2024年第1四半期は、英国で稼働中のバッテリーエネルギー貯蔵システム(BESS)を持つ市場参加者にとって厳しい期間となりました。しかし、今年後半の明るい展望を示す改善の兆しも見え始めています。価格スプレッドの回復、バランシングメカニズムでのディスパッチ増加、さらに革新的な収益積み上げの選択肢が増えたことで、事業者は他社との差別化を図ることができました。

2024年1月から3月までの主なトピックをご紹介します。

Mattが2024年第1四半期にバッテリーエネルギー貯蔵に影響を与えた要因を解説

1) バッテリー収益が過去最低を記録

Modo GB BESSインデックスによると、2024年第1四半期の収益は(容量市場の収益を除き)25,380ポンド/MW/年でした。バッテリーの持続時間やバランシングメカニズムの登録状況によって、厳しい市場環境を乗り切るための最適化戦略が選択されました。

  • 2時間タイプのシステムは、卸売市場、ダイナミック・レギュレーション・ハイ、バランシングメカニズムの戦略を採用。
  • 1時間タイプのシステムは、主にダイナミック・コンテインメントと卸売取引に注力し続けました。
  • 2時間タイプと1時間タイプの収益差は、2月にはわずか7,000ポンド/MW/年(35%)まで縮小。
  • バランシングメカニズム未登録のシステム(ABSVDの対象外)は、ダイナミック・レギュレーション・ローの高価格を活用。

2) 2023/24年冬の平均価格スプレッドは前年より57%低下

今冬はピーク需要の低下、風力発電の増加、連系線からの輸入拡大により、卸売市場の変動性が抑制されました。さらにガス・炭素価格の下落によるベーススプレッドの減少も重なり、過去5年で最も低い冬の価格スプレッドとなりました。詳細はこちらをご覧ください。

  • このスプレッドは、再生可能エネルギー発電と蓄電が既存のガス発電容量と競合する現在の移行期を反映しています。
  • 来冬も状況は大きく変わらない見込みで、ラトクリフ・アポン・ソア石炭火力発電所の廃止以外に大きな容量変化はありません。
  • 今後ガス火力の廃止が進み、再生可能エネルギーと需要が増加すれば、再び魅力的な取引機会が戻ると予想されます。

3) 太陽光発電増加とバランシングリザーブ導入でバッテリー収益が回復

3月には翌日卸売価格スプレッドが月末にかけて拡大し、収益が回復し始めました。この傾向は第2四半期の初めにも継続しています。さらに、3月13日に新たなバランシングリザーブ商品が導入され、収益増に寄与しました。

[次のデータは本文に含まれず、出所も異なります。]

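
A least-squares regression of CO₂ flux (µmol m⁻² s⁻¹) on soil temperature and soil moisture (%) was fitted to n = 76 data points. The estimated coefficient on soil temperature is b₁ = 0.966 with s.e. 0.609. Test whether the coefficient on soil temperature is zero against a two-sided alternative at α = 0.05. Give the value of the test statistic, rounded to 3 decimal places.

H₀: β₁ = 0 vs H₁: β₁ ≠ 0.
t = (b₁ − β₁⁰)/SE = 0.966 / 0.609 = 1.586.
df = n − k − 1 = 76 − 2 − 1 = 73.
Two-sided p ≈ 0.1170, which is ≥ 0.05, so fail to reject H₀.
The data do not give significant evidence of an association between soil temperature and CO₂ flux, after adjusting for the other predictors.

t = 1.586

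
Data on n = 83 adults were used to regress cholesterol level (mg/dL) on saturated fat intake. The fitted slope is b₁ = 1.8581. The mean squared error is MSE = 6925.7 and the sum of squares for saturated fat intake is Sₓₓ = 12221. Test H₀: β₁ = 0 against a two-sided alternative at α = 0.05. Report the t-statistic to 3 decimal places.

t = 2.468

SE(b₁) = √(MSE/Sₓₓ) = √(6925.7/12221) = 0.752798.
t = 1.8581 / 0.752798 = 2.468.
df = n − 2 = 81.
Two-sided p ≈ 0.0157, which is < 0.05, so reject H₀.
There is evidence that saturated fat intake is associated with cholesterol level.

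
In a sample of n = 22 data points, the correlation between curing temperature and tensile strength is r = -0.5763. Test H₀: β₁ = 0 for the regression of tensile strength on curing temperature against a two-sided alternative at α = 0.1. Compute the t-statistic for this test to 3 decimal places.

t = -3.154

t = r·√(n − 2)/√(1 − r²) = -0.5763·√20/√0.667878 = -3.154.
df = n − 2 = 20.
Two-sided p ≈ 0.0050, which is < 0.1, so reject H₀.
There is evidence of a linear association between curing temperature and tensile strength.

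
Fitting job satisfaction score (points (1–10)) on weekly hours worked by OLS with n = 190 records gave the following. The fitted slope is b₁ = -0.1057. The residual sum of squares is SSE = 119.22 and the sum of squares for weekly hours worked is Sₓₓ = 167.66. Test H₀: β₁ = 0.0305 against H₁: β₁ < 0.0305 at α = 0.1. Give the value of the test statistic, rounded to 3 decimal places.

t = -2.215

MSE = SSE/(n − 2) = 119.22/188 = 0.634149.
SE(b₁) = √(MSE/Sₓₓ) = √(0.634149/167.66) = 0.0615008.
t = (-0.1057 − 0.0305) / 0.0615008 = -2.215.
df = n − 2 = 188.
One-sided p ≈ 0.0140, which is < 0.1, so reject H₀.
There is evidence that the true slope on weekly hours worked is below 0.0305 points (1–10) per unit.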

  • 春の到来と日照時間の増加により、昼間の卸売価格が下落し、1日2回の卸売取引サイクルが可能に。詳細はこちら
  • 2時間タイプのシステムは、新たに導入されたバランシングリザーブで収益をさらに積み上げています。
  • 現在は400MWのみ調達されていますが、ESOが調達量を増やせば、卸売市場の変動性が高まる可能性があります。

4) バルクディスパッチ導入でバッテリーへのバランシングメカニズム指令が5倍に増加

2024年1月8日のバルクディスパッチ再導入以降、オープンバランシングプラットフォームは技術的なディスパッチ能力の向上を実証しました。四半期末時点で収益の大幅な改善には至っていませんが、ディスパッチ量の増加は今後の収益成長に前向きな材料です。

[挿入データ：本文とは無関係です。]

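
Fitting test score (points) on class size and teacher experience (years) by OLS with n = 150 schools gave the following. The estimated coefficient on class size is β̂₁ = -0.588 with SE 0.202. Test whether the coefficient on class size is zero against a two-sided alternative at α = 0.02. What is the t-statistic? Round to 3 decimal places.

t = -2.911

H₀: β₁ = 0 vs H₁: β₁ ≠ 0.
t = (β̂₁ − β₁⁰)/SE = -0.588 / 0.202 = -2.911.
df = n − k − 1 = 150 − 2 − 1 = 147.
Two-sided p ≈ 0.0042, which is < 0.02, so reject H₀.
There is evidence that class size is associated with test score, holding the other predictors fixed.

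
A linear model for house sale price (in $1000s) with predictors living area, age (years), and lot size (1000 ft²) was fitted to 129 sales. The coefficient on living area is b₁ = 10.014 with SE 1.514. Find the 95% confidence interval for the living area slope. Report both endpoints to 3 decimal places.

(7.018, 13.010)

df = n − k − 1 = 129 − 3 − 1 = 125.
t* = t_{0.025, 125} = 1.979124.
Margin = t* × SE = 1.979124 × 1.514 = 2.99639.
CI: 10.014 ± 2.99639 → (7.018, 13.010).
With 95% confidence, each one-unit increase in living area is associated with a change of between 7.018 and 13.010 $1000s in house sale price, holding the other predictors fixed.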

  • バルクディスパッチ後、バッテリーの週次ディスパッチ量は47%増加し、2.2MWh/MWから3.6MWh/MWへ。
  • インメリットディスパッチ率は、バッテリーシステムの定格出力と相関しなくなりました。これにより、システム規模が最適な市場登録ルートを決める要素として重要性が低下します。
  • また、スコットランドや洋上風力近くの一部バッテリーでは、システムフラグ付きのアクションも増加しました。
  • 2022年9月~2023年8月の間、バランシングメカニズムでディスパッチされた量の39%がシステムフラグ付きアクションでした。バッテリーがこの種のアクションでディスパッチされる能力は、今後の新たな機会につながる可能性があります。

バルクディスパッチツール再導入後の各バッテリーシステムのパフォーマンス詳細はこちらをご覧ください。

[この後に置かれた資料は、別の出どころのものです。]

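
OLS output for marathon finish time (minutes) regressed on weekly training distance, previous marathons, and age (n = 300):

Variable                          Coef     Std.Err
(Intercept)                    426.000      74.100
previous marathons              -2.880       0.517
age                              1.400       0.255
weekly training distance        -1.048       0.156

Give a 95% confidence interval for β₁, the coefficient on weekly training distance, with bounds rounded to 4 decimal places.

Read off: b = -1.048, SE = 0.156 for weekly training distance.
df = n − k − 1 = 300 − 3 − 1 = 296.
t* = t_{0.025, 296} = 1.968011.
Margin = t* × SE = 1.968011 × 0.156 = 0.307010.
CI: -1.048 ± 0.307010 → (-1.3550, -0.7410).

(-1.3550, -0.7410)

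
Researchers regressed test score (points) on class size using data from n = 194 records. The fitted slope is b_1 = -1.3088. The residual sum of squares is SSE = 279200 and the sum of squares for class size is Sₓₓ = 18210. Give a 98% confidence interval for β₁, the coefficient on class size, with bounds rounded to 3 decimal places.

(-1.972, -0.646)

MSE = SSE/(n − 2) = 279200/192 = 1454.17.
SE(b_1) = √(MSE/Sₓₓ) = √(1454.17/18210) = 0.282587.
df = n − 2 = 192.
t* = t_{0.01, 192} = 2.345926.
Margin = t* × SE = 2.345926 × 0.282587 = 0.66293.
CI: -1.3088 ± 0.66293 → (-1.972, -0.646).
With 98% confidence, each one-unit increase in class size is associated with a change of between -1.972 and -0.646 points in test score.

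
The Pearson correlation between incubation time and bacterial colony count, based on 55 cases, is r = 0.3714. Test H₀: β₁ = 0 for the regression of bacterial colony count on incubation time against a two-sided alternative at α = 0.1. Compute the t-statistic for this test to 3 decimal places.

t = 2.912

t = r·√(n − 2)/√(1 − r²) = 0.3714·√53/√0.862062 = 2.912.
df = n − 2 = 53.
Two-sided p ≈ 0.0052, which is < 0.1, so reject H₀.
There is evidence of a linear association between incubation time and bacterial colony count.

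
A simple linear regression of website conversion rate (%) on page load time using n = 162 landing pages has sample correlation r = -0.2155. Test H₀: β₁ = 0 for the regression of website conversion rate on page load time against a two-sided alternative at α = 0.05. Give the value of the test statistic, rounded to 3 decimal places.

t = r·√(n − 2)/√(1 − r²) = -0.2155·√160/√0.95356 = -2.791.
df = n − 2 = 160.
Two-sided p ≈ 0.0059, which is < 0.05, so reject H₀.
There is evidence of a linear association between page load time and website conversion rate.

t = -2.791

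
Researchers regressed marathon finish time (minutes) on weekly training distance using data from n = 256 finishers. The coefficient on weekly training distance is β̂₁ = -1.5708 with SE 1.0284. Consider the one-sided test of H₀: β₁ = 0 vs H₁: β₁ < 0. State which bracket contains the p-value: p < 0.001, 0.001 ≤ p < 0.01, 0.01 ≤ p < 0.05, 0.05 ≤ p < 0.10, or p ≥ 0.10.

t = -1.5708 / 1.0284 = -1.527.
df = n − 2 = 256 − 2 = 254.
One-sided p = P(T_{254} < t) ≈ 0.0640.
So 0.05 ≤ p < 0.10.

0.05 ≤ p < 0.10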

5) バランシングメカニズム内では複数の最適化戦略が存在

オペレーターは、最適化戦略の一環としてバランシングメカニズムを多様な方法で活用できます。しかし、競争力のある価格設定がバルクディスパッチ導入以降、ディスパッチ回数の増加につながっています。

  • 現在、オペレーターはダイナミック周波数応答、バランシングリザーブ、卸売取引、バランシングメカニズムの4つの市場でBESSを最適化しています。
  • バランシングメカニズムを他の収益源と組み合わせて、日々の収益最大化を図ることが可能です。
  • バランシングメカニズムに精通した専門最適化事業者間でも、価格戦略には一貫性がなく、入札・オファー価格の幅広い分布がそれを示しています。
  • BESSのバランシングメカニズムでの活動が進化する中、収益性の高い戦略によって勝者と敗者が現れることが予想されます。

収益積み上げの選択肢が広がる中、バランシングメカニズム戦略とその結果を評価する能力が今後ますます重要になります。